The MDC’s dollar payout may bring some people back to work. But it is not a solution to the collapse of the country’s social infrastructure, which was once among the most developed in Africa. South Africa may make a US$1 billion assistance package available. That sum will be far less than the estimated US$5 billion reconstruction costs required.
It is questionable how long the power-sharing government can survive. Elements in ZANU-PF opposed to Mugabe are said to be angry that Motlanthe’s deal has given the aging president a new lease on life. Top army chiefs refused to attend Tsvangirai’s swearing-in ceremony.
The Joint Operational Command (JOC), which masterminded the arrest, torture and murder of MDC supporters, is supposed to have been dissolved. But it appears still to be operational. It is thought to have been responsible for the arrest of Roy Bennett.
Tsvangirai has appealed to Motlanthe to put pressure on Mugabe to release Bennett and other jailed MDC members. Mugabe himself may not be able to do so, even if he were willing.
The UK-based Independent says of the JOC, “The body was formally dissolved under the new government and is supposed to be replaced by a National Security Council. However, leading JOC figures… have no intention of seeing their power diluted and have moved aggressively against the new administration.”
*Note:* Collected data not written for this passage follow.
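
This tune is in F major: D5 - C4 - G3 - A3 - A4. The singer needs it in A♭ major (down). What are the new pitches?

F major to A♭ major down is a major sixth, so every note moves down by that interval.
D5 -> F4
C4 -> Eb3
G3 -> Bb2
A3 -> C3
A4 -> C4

F4 Eb3 Bb2 C3 C4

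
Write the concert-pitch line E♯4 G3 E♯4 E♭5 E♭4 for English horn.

Written C4 sounds as F3 on the English horn, so concert pitches are written a perfect fifth up.
E#4 gives B#4
G3 gives D4
E#4 gives B#4
Eb5 gives Bb5
Eb4 gives Bb4

B#4 D4 B#4 Bb5 Bb4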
According to the Observer, “Its five members, who vet everything from the daily front-page story in the Herald newspaper to monetary policy… are the most powerful men in the country.”
The article went on to quote an African diplomat: “[The JOC] wants to send the signal that MDC should not think that being in government offers it any sort of protection.”
The Economist points to rumours of a coup, with a “cabal of leaders of the army, the police, the prisons and intelligence services… holding daily meetings at a farm near Harare, where arms were said to be cached.”
What can be concluded from these reports is that the situation in Zimbabwe is highly unstable and that the formation of the power-sharing government has resolved nothing. The new government is at war with itself. Those conflicts may yet break out into the open.